AllThePeople kept telling me that the "sam guy" I was with went to Rorikstead...so I should go there. So I did that.....and got told that apparently I STOLE A GOAT. I am up to ridiculous shenanigans when drunk in Skyrim apparently. Not only did I steal this goat but I SOLD it....to a GIANT. So I had to go get it back. That was easy enough but when I came back to GoatGuy he told me I bought a WEDDING RING in Whiterun.
WHOA WHOA WHOA. WEDDING RING?!?!?! I know I'm wearing the Amulet of Mara and all the ladies (and gents) should know I'm available, but to get engaged WITHOUT ME KNOWING (errr...remembering....shit...this is embarrassing). I am getting to the bottom of this.
Can you say MEAD GOGGLES?!?!?! This bitch is one gross lady. And she wants to CONSUMMATE OUR MARRIAGE.......I am NOT into that.....so I pummel her with my warhammer and take the ring away. I gave it back to Ysolda and she told me where to find Sam......

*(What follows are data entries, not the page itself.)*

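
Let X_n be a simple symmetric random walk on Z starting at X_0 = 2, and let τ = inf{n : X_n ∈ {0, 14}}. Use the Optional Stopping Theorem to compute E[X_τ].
E[X_τ] = 2

X_n is a martingale and τ is a bounded-mean stopping time (indeed τ is finite a.s. with bounded expectation since the walk is in a bounded region). By the OST, E[X_τ] = E[X_0] = 2. Equivalently: E[X_τ] = 14 · P(hit 14 first) + 0 · P(hit 0 first) = 14 · (2/14) = 2.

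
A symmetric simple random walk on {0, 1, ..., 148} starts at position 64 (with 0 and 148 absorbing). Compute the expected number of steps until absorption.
E[τ | X_0 = 64] = 5376

Let v_k = E[τ | X_0 = k]. Boundary: v_0 = v_148 = 0. Recurrence: v_k = 1 + (v_{k-1} + v_{k+1})/2 for 1 ≤ k ≤ 147. The particular solution to v_k − (v_{k-1} + v_{k+1})/2 = 1 is v_k = −k^2. Adding homogeneous solution A + B k and matching boundaries gives v_k = k (148 − k). Substituting k = 64: v_64 = 64 · 84 = 5376.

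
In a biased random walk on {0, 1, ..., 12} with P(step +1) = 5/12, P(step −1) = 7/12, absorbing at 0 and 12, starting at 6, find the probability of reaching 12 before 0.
P(hit 12 before 0) = (1 − (7/5)^6) / (1 − (7/5)^12) = 15625/133274

Let u_k denote P(reach 12 before 0 | start at k). Boundary: u_0 = 0, u_12 = 1. Recurrence: u_k = 5/12·u_{k+1} + 7/12·u_{k-1} for 1 ≤ k ≤ 11. Try u_k = A + B·r^k with r = q/p = (7/12)/(5/12) = 7/5. Substitution satisfies the recurrence; boundary conditions give:
  u_k = (1 − r^k) / (1 − r^N) = (1 − (7/5)^6) / (1 − (7/5)^12) = 15625/133274.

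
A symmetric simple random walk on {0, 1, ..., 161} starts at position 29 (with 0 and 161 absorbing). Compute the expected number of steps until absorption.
E[τ | X_0 = 29] = 3828

Let v_k = E[τ | X_0 = k]. Boundary: v_0 = v_161 = 0. Recurrence: v_k = 1 + (v_{k-1} + v_{k+1})/2 for 1 ≤ k ≤ 160. The particular solution to v_k − (v_{k-1} + v_{k+1})/2 = 1 is v_k = −k^2. Adding homogeneous solution A + B k and matching boundaries gives v_k = k (161 − k). Substituting k = 29: v_29 = 29 · 132 = 3828.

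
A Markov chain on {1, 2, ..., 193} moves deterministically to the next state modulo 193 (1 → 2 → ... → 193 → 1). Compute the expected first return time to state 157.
E[T_157 | X_0 = 157] = 193

The chain cycles deterministically, so starting at state 157 it returns in exactly 193 steps. Equivalently, the stationary distribution is uniform π_j = 1/193 for every state j, so by Kac's formula E[T_157] = 1/π_157 = 193.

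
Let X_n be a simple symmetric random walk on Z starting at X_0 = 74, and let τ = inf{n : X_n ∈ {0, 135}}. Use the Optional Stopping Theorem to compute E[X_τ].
E[X_τ] = 74

X_n is a martingale and τ is a bounded-mean stopping time (indeed τ is finite a.s. with bounded expectation since the walk is in a bounded region). By the OST, E[X_τ] = E[X_0] = 74. Equivalently: E[X_τ] = 135 · P(hit 135 first) + 0 · P(hit 0 first) = 135 · (74/135) = 74.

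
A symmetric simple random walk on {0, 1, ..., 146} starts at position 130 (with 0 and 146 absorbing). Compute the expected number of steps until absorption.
E[τ | X_0 = 130] = 2080

Let v_k = E[τ | X_0 = k]. Boundary: v_0 = v_146 = 0. Recurrence: v_k = 1 + (v_{k-1} + v_{k+1})/2 for 1 ≤ k ≤ 145. The particular solution to v_k − (v_{k-1} + v_{k+1})/2 = 1 is v_k = −k^2. Adding homogeneous solution A + B k and matching boundaries gives v_k = k (146 − k). Substituting k = 130: v_130 = 130 · 16 = 2080.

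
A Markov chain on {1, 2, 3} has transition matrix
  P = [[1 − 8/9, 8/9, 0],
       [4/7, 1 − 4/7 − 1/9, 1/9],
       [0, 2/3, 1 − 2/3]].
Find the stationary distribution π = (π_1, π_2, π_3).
π = (27/76, 21/38, 7/76)

This is a birth-death chain on three states, which satisfies detailed balance: π_1 · P_{12} = π_2 · P_{21} and π_2 · P_{23} = π_3 · P_{32}.
From π_1 · 8/9 = π_2 · 4/7: π_2/π_1 = (8/9)/(4/7) = 14/9.
From π_2 · 1/9 = π_3 · 2/3: π_3/π_2 = (1/9)/(2/3) = 1/6.
Take π_1 proportional to 1; then unnormalized π = (1, 14/9, 7/27). Normalize by dividing by the sum 76/27:
  π = (27/76, 21/38, 7/76).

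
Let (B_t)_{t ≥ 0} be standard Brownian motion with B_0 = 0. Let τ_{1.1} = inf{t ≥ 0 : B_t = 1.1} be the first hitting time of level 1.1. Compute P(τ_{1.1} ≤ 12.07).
P(τ_{1.1} ≤ 12.07) = 2(1 − Φ(1.1/√12.07)) = 2(1 − Φ(0.3166)) ≈ 0.7515

By the reflection principle for standard BM, P(τ_b ≤ t) = 2 · P(B_t ≥ b). Since B_t ~ N(0, t), P(B_t ≥ 1.1) = 1 − Φ(1.1/√t) = 1 − Φ(1.1/√12.07) = 1 − Φ(0.3166) ≈ 0.37577. Doubling: P(τ_{1.1} ≤ 12.07) ≈ 2 · 0.37577 = 0.75154 ≈ 0.7515.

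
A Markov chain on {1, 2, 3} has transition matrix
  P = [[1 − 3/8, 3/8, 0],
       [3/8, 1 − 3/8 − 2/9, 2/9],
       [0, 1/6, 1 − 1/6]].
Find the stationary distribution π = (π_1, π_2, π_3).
π = (3/10, 3/10, 2/5)

This is a birth-death chain on three states, which satisfies detailed balance: π_1 · P_{12} = π_2 · P_{21} and π_2 · P_{23} = π_3 · P_{32}.
From π_1 · 3/8 = π_2 · 3/8: π_2/π_1 = (3/8)/(3/8) = 1.
From π_2 · 2/9 = π_3 · 1/6: π_3/π_2 = (2/9)/(1/6) = 4/3.
Take π_1 proportional to 1; then unnormalized π = (1, 1, 4/3). Normalize by dividing by the sum 10/3:
  π = (3/10, 3/10, 2/5).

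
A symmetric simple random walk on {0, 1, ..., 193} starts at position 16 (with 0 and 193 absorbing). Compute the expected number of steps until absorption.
E[τ | X_0 = 16] = 2832

Let v_k = E[τ | X_0 = k]. Boundary: v_0 = v_193 = 0. Recurrence: v_k = 1 + (v_{k-1} + v_{k+1})/2 for 1 ≤ k ≤ 192. The particular solution to v_k − (v_{k-1} + v_{k+1})/2 = 1 is v_k = −k^2. Adding homogeneous solution A + B k and matching boundaries gives v_k = k (193 − k). Substituting k = 16: v_16 = 16 · 177 = 2832.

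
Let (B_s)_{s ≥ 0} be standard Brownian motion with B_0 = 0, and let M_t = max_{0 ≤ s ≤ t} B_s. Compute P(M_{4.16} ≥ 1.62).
P(M_{4.16} ≥ 1.62) = 2·P(B_{4.16} ≥ 1.62) = 2(1 − Φ(1.62/√4.16)) ≈ 0.4270

By the reflection principle for Brownian motion, P(M_t ≥ a) = 2 · P(B_t ≥ a) for a ≥ 0. Since B_t ~ N(0, t), P(B_t ≥ 1.62) = 1 − Φ(1.62/√t) = 1 − Φ(1.62/√4.16) = 1 − Φ(0.7943). So
  P(M_{4.16} ≥ 1.62) = 2(1 − Φ(0.7943)) ≈ 0.4270.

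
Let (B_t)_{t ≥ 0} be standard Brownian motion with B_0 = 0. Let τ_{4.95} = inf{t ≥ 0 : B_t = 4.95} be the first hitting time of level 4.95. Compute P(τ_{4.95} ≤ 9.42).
P(τ_{4.95} ≤ 9.42) = 2(1 − Φ(4.95/√9.42)) = 2(1 − Φ(1.6128)) ≈ 0.1068

By the reflection principle for standard BM, P(τ_b ≤ t) = 2 · P(B_t ≥ b). Since B_t ~ N(0, t), P(B_t ≥ 4.95) = 1 − Φ(4.95/√t) = 1 − Φ(4.95/√9.42) = 1 − Φ(1.6128) ≈ 0.05339. Doubling: P(τ_{4.95} ≤ 9.42) ≈ 2 · 0.05339 = 0.10678 ≈ 0.1068.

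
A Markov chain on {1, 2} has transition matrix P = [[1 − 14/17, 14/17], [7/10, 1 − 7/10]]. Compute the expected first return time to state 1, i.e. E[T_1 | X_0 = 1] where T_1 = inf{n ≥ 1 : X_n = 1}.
E[T_1 | X_0 = 1] = 1/π_1 = 37/17

For an irreducible recurrent Markov chain with stationary distribution π, E[T_i | X_0 = i] = 1/π_i (Kac's formula). Here π_1 = (7/10)/(14/17 + 7/10) = (7/10)/(259/170) = 17/37, so E[T_1 | X_0 = 1] = 1/π_1 = (14/17 + 7/10)/(7/10) = (259/170)/(7/10) = 37/17.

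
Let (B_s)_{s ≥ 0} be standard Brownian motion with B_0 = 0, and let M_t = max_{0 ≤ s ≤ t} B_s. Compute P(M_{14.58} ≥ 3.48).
P(M_{14.58} ≥ 3.48) = 2·P(B_{14.58} ≥ 3.48) = 2(1 − Φ(3.48/√14.58)) ≈ 0.3621

By the reflection principle for Brownian motion, P(M_t ≥ a) = 2 · P(B_t ≥ a) for a ≥ 0. Since B_t ~ N(0, t), P(B_t ≥ 3.48) = 1 − Φ(3.48/√t) = 1 − Φ(3.48/√14.58) = 1 − Φ(0.9114). So
  P(M_{14.58} ≥ 3.48) = 2(1 − Φ(0.9114)) ≈ 0.3621.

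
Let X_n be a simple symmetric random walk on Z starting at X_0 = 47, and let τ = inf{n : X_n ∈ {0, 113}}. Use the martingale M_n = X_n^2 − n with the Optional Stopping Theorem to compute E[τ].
E[τ] = 3102

M_n = X_n^2 − n is a martingale (since E[X_{n+1}^2 | F_n] = X_n^2 + 1). By OST (τ has finite mean in a bounded region), E[M_τ] = E[M_0] = X_0^2 − 0 = 47^2 = 2209. Also E[M_τ] = E[X_τ^2] − E[τ]. The walk exits at 0 or 113, with P(hit 113 first) = 47/113, so E[X_τ^2] = 113^2 · 47/113 + 0 = 5311. Thus E[τ] = E[X_τ^2] − E[M_τ] = 5311 − 2209 = 3102 = 47(113 − 47) = 3102.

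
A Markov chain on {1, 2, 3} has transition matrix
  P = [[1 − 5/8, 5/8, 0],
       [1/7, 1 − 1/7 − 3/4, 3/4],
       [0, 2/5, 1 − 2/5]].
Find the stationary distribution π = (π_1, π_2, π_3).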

A pearly white bit turns up and I end up at yet ANOTHER tea party except for in this one Sam reveals himself as Sanguine, a Daedric Prince who revels in debauchery....so he's all about passion and the CHAOS it can create. He at least holds his side of the bargain, and gave me the Sanguine Rose staff.
WHAT A GUY!!!!
Now that my cyberheadache is gone I am TOTALLY READY TO DO IT AGAIN.
I want to dedicate this post to ALL the girlfriends of gamers out there. You know, the ladies who sit on the other end of the couch (or another couch alltogether) while their significant other is playing Mass Effect, or the lady who is impatiently waiting at a table for two while her boyfriend is just finishing that last quest, or the woman who goes to bed at 12:30am because she has to work in the morning and has had her sexual advances turned down because her boyfriend was busy falling out of an airplane or assassinating some priest.

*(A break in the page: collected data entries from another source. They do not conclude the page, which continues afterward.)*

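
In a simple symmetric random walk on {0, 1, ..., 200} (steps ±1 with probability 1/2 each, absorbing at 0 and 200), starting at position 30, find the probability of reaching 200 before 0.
P(hit 200 before 0) = 30/200 = 3/20

Let u_k = P(hit 200 before 0 | start at k). Then u_0 = 0, u_200 = 1, and u_k = u_{k-1}/2 + u_{k+1}/2 for 1 ≤ k ≤ 199. This harmonic recurrence is solved by u_k = k/200, giving u_30 = 30/200 = 3/20.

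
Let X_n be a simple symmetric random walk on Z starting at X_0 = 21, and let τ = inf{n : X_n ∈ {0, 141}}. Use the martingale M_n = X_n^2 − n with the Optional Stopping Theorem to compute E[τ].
E[τ] = 2520

M_n = X_n^2 − n is a martingale (since E[X_{n+1}^2 | F_n] = X_n^2 + 1). By OST (τ has finite mean in a bounded region), E[M_τ] = E[M_0] = X_0^2 − 0 = 21^2 = 441. Also E[M_τ] = E[X_τ^2] − E[τ]. The walk exits at 0 or 141, with P(hit 141 first) = 21/141, so E[X_τ^2] = 141^2 · 21/141 + 0 = 2961. Thus E[τ] = E[X_τ^2] − E[M_τ] = 2961 − 441 = 2520 = 21(141 − 21) = 2520.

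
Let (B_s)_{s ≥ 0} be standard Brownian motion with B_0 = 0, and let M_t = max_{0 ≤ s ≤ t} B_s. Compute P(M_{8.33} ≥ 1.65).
P(M_{8.33} ≥ 1.65) = 2·P(B_{8.33} ≥ 1.65) = 2(1 − Φ(1.65/√8.33)) ≈ 0.5675

By the reflection principle for Brownian motion, P(M_t ≥ a) = 2 · P(B_t ≥ a) for a ≥ 0. Since B_t ~ N(0, t), P(B_t ≥ 1.65) = 1 − Φ(1.65/√t) = 1 − Φ(1.65/√8.33) = 1 − Φ(0.5717). So
  P(M_{8.33} ≥ 1.65) = 2(1 − Φ(0.5717)) ≈ 0.5675.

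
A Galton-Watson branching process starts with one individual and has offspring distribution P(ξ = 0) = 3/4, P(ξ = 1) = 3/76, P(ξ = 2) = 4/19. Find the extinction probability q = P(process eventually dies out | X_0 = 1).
q = 1

Mean offspring μ = 0·3/4 + 1·3/76 + 2·4/19 = 35/76 ≤ 1. For μ ≤ 1 with offspring not concentrated at 1, the Galton-Watson process goes extinct almost surely, so q = 1.
(Algebraic check: The pgf is f(s) = 3/4 + 3/76·s + 4/19·s². The extinction probability q is the smallest fixed point of f in [0, 1]. Setting s = f(s):
  4/19·s² + (3/76 − 1)·s + 3/4 = 0
  4/19·s² − (3/4 + 4/19)·s + 3/4 = 0
which factors as (s − 1)·(4/19·s − 3/4) = 0, giving roots s = 1 and s = (3/4)/(4/19) = 57/16. Since 57/16 ≥ 1, the smallest root in [0, 1] is s = 1.)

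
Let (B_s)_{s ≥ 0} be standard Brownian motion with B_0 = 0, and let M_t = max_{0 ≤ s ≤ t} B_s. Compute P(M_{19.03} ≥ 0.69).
P(M_{19.03} ≥ 0.69) = 2·P(B_{19.03} ≥ 0.69) = 2(1 − Φ(0.69/√19.03)) ≈ 0.8743

By the reflection principle for Brownian motion, P(M_t ≥ a) = 2 · P(B_t ≥ a) for a ≥ 0. Since B_t ~ N(0, t), P(B_t ≥ 0.69) = 1 − Φ(0.69/√t) = 1 − Φ(0.69/√19.03) = 1 − Φ(0.1582). So
  P(M_{19.03} ≥ 0.69) = 2(1 − Φ(0.1582)) ≈ 0.8743.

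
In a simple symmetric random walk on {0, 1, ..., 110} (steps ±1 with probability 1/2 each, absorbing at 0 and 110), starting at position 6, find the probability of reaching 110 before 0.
P(hit 110 before 0) = 6/110 = 3/55

Let u_k = P(hit 110 before 0 | start at k). Then u_0 = 0, u_110 = 1, and u_k = u_{k-1}/2 + u_{k+1}/2 for 1 ≤ k ≤ 109. This harmonic recurrence is solved by u_k = k/110, giving u_6 = 6/110 = 3/55.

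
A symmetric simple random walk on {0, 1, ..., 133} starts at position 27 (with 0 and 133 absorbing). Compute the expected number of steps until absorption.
E[τ | X_0 = 27] = 2862

Let v_k = E[τ | X_0 = k]. Boundary: v_0 = v_133 = 0. Recurrence: v_k = 1 + (v_{k-1} + v_{k+1})/2 for 1 ≤ k ≤ 132. The particular solution to v_k − (v_{k-1} + v_{k+1})/2 = 1 is v_k = −k^2. Adding homogeneous solution A + B k and matching boundaries gives v_k = k (133 − k). Substituting k = 27: v_27 = 27 · 106 = 2862.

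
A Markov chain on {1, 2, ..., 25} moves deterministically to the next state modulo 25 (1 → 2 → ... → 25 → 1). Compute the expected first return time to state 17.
E[T_17 | X_0 = 17] = 25

The chain cycles deterministically, so starting at state 17 it returns in exactly 25 steps. Equivalently, the stationary distribution is uniform π_j = 1/25 for every state j, so by Kac's formula E[T_17] = 1/π_17 = 25.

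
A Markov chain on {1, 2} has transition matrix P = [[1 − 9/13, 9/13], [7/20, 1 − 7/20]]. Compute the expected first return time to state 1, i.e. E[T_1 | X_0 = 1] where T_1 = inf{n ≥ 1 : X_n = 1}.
E[T_1 | X_0 = 1] = 1/π_1 = 271/91

For an irreducible recurrent Markov chain with stationary distribution π, E[T_i | X_0 = i] = 1/π_i (Kac's formula). Here π_1 = (7/20)/(9/13 + 7/20) = (7/20)/(271/260) = 91/271, so E[T_1 | X_0 = 1] = 1/π_1 = (9/13 + 7/20)/(7/20) = (271/260)/(7/20) = 271/91.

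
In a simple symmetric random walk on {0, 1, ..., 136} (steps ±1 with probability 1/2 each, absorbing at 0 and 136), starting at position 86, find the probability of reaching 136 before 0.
P(hit 136 before 0) = 86/136 = 43/68

Let u_k = P(hit 136 before 0 | start at k). Then u_0 = 0, u_136 = 1, and u_k = u_{k-1}/2 + u_{k+1}/2 for 1 ≤ k ≤ 135. This harmonic recurrence is solved by u_k = k/136, giving u_86 = 86/136 = 43/68.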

But really - what's a guy to do? Or a GAL, in my case. There are those couples where the guy is super into this stuff and the girl looks like that lady above being all like "Seriously John Smith....you prematurely ejaculated on purpose just to make it to your raid on time?", and then there are girls who are like me that think it's radical their dudes are into this stuff and aren't entirely foreign to the world of gaming, and then there are the girls who are SUPER into gaming and know a lot more than me because they've been gaming since they were fetuses.

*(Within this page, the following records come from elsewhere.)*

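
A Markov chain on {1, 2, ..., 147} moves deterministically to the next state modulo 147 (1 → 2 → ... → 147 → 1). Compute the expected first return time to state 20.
E[T_20 | X_0 = 20] = 147

The chain cycles deterministically, so starting at state 20 it returns in exactly 147 steps. Equivalently, the stationary distribution is uniform π_j = 1/147 for every state j, so by Kac's formula E[T_20] = 1/π_20 = 147.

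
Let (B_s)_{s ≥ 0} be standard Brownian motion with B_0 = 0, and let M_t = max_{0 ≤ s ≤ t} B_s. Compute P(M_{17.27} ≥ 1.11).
P(M_{17.27} ≥ 1.11) = 2·P(B_{17.27} ≥ 1.11) = 2(1 − Φ(1.11/√17.27)) ≈ 0.7894

By the reflection principle for Brownian motion, P(M_t ≥ a) = 2 · P(B_t ≥ a) for a ≥ 0. Since B_t ~ N(0, t), P(B_t ≥ 1.11) = 1 − Φ(1.11/√t) = 1 − Φ(1.11/√17.27) = 1 − Φ(0.2671). So
  P(M_{17.27} ≥ 1.11) = 2(1 − Φ(0.2671)) ≈ 0.7894.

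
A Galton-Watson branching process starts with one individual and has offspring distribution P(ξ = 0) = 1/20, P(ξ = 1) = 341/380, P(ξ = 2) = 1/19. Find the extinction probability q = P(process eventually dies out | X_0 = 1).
q = 19/20

The pgf is f(s) = 1/20 + 341/380·s + 1/19·s². The extinction probability q is the smallest fixed point of f in [0, 1]. Setting s = f(s):
  1/19·s² + (341/380 − 1)·s + 1/20 = 0
  1/19·s² − (1/20 + 1/19)·s + 1/20 = 0
which factors as (s − 1)·(1/19·s − 1/20) = 0, giving roots s = 1 and s = (1/20)/(1/19) = 19/20.
Mean offspring μ = 341/380 + 2·1/19 = 381/380 > 1 (supercritical), so q < 1. The extinction probability is the smaller root: q = (1/20)/(1/19) = 19/20.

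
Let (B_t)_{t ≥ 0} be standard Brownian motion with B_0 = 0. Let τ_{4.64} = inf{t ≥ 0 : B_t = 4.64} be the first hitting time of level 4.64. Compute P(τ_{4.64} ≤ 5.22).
P(τ_{4.64} ≤ 5.22) = 2(1 − Φ(4.64/√5.22)) = 2(1 − Φ(2.0309)) ≈ 0.0423

By the reflection principle for standard BM, P(τ_b ≤ t) = 2 · P(B_t ≥ b). Since B_t ~ N(0, t), P(B_t ≥ 4.64) = 1 − Φ(4.64/√t) = 1 − Φ(4.64/√5.22) = 1 − Φ(2.0309) ≈ 0.02113. Doubling: P(τ_{4.64} ≤ 5.22) ≈ 2 · 0.02113 = 0.04226 ≈ 0.0423.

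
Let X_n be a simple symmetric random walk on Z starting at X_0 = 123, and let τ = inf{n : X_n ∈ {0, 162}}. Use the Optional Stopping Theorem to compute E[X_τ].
E[X_τ] = 123

X_n is a martingale and τ is a bounded-mean stopping time (indeed τ is finite a.s. with bounded expectation since the walk is in a bounded region). By the OST, E[X_τ] = E[X_0] = 123. Equivalently: E[X_τ] = 162 · P(hit 162 first) + 0 · P(hit 0 first) = 162 · (123/162) = 123.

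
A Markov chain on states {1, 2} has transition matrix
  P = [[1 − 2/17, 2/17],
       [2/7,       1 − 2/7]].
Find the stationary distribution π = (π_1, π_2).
π_1 = 17/24, π_2 = 7/24

Solve πP = π with π_1 + π_2 = 1. From πP = π: π_1 · (1 − 2/17) + π_2 · 2/7 = π_1 ⇒ π_2 · 2/7 = π_1 · 2/17 ⇒ π_2/π_1 = (2/17)/(2/7) = 7/17. Together with π_1 + π_2 = 1:
  π_1 = (2/7)/(2/17 + 2/7) = (2/7)/(48/119) = 17/24,
  π_2 = (2/17)/(2/17 + 2/7) = (2/17)/(48/119) = 7/24.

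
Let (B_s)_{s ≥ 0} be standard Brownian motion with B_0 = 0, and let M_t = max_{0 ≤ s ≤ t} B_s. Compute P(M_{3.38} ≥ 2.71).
P(M_{3.38} ≥ 2.71) = 2·P(B_{3.38} ≥ 2.71) = 2(1 − Φ(2.71/√3.38)) ≈ 0.1405

By the reflection principle for Brownian motion, P(M_t ≥ a) = 2 · P(B_t ≥ a) for a ≥ 0. Since B_t ~ N(0, t), P(B_t ≥ 2.71) = 1 − Φ(2.71/√t) = 1 − Φ(2.71/√3.38) = 1 − Φ(1.4740). So
  P(M_{3.38} ≥ 2.71) = 2(1 − Φ(1.4740)) ≈ 0.1405.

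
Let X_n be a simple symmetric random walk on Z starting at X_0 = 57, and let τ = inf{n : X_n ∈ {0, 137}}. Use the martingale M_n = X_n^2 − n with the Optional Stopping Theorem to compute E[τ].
E[τ] = 4560

M_n = X_n^2 − n is a martingale (since E[X_{n+1}^2 | F_n] = X_n^2 + 1). By OST (τ has finite mean in a bounded region), E[M_τ] = E[M_0] = X_0^2 − 0 = 57^2 = 3249. Also E[M_τ] = E[X_τ^2] − E[τ]. The walk exits at 0 or 137, with P(hit 137 first) = 57/137, so E[X_τ^2] = 137^2 · 57/137 + 0 = 7809. Thus E[τ] = E[X_τ^2] − E[M_τ] = 7809 − 3249 = 4560 = 57(137 − 57) = 4560.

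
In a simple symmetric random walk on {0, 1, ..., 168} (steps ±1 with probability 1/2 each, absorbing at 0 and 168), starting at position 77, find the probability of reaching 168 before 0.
P(hit 168 before 0) = 77/168 = 11/24

Let u_k = P(hit 168 before 0 | start at k). Then u_0 = 0, u_168 = 1, and u_k = u_{k-1}/2 + u_{k+1}/2 for 1 ≤ k ≤ 167. This harmonic recurrence is solved by u_k = k/168, giving u_77 = 77/168 = 11/24.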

That guy I date always tells me how awesome I am for a lot of reasons: My taste in music is really great, I am super into comics/graphic novels (and you throw in a little fairy tale in there I'm HOOKED), I know the parts/engineering under the hood of my car and can also fix some of them myself, I can change a tire, and up until now, I idly sat by while he played video games and he was stoked that I wasn't ^ that girl.
But now I'm finding myself in a situation that a lot of guys are in. MY girlfriends aren't understanding my recent obsession/possession of SKYRIM. A girlfriend of mine called me last month before I started playing and I asked her about the guy she had been sleeping with:
Me: SO, how are things with whatshisname?
J: Oh ummm, I'm not sure, he hasn't called or texted me in like two weeks.
Me: What?! Why?
J: Well, the last time we hung out he went to the store and bought skyrim, then we went home, had sex, and I came home. I haven't heard from him since.
SOUND FAMILIAR TO ANYONE!??!?!! I'm pretty sure that resonates with a few people entering into a new thing or whatever it is. I also had another situation when I was out drinking with a guy friend I hadn't seen in a while:
Me: So Joe, What's new?
Joe: Not too much.
Joe's friend: HEY, is your girlfriend coming out tonight?
Joe: She's NOT my girlfriend.
Joe's friend: What do you MEAN she's not your girlfriend? Any girl who sits on your couch and watches you play Skyrim is your girlfriend.
Point taken Joe's Friend....Point taken.
So basically, my whole POINT of this post is: girls......just LET IT HAPPEN. PLAY A LITTLE. OR, Read my Blog...because then you will at least know a little bit of what your boyfriend is talking about when he's like "That Haunted House in Markarth is BOGUS." That and I'm really funny.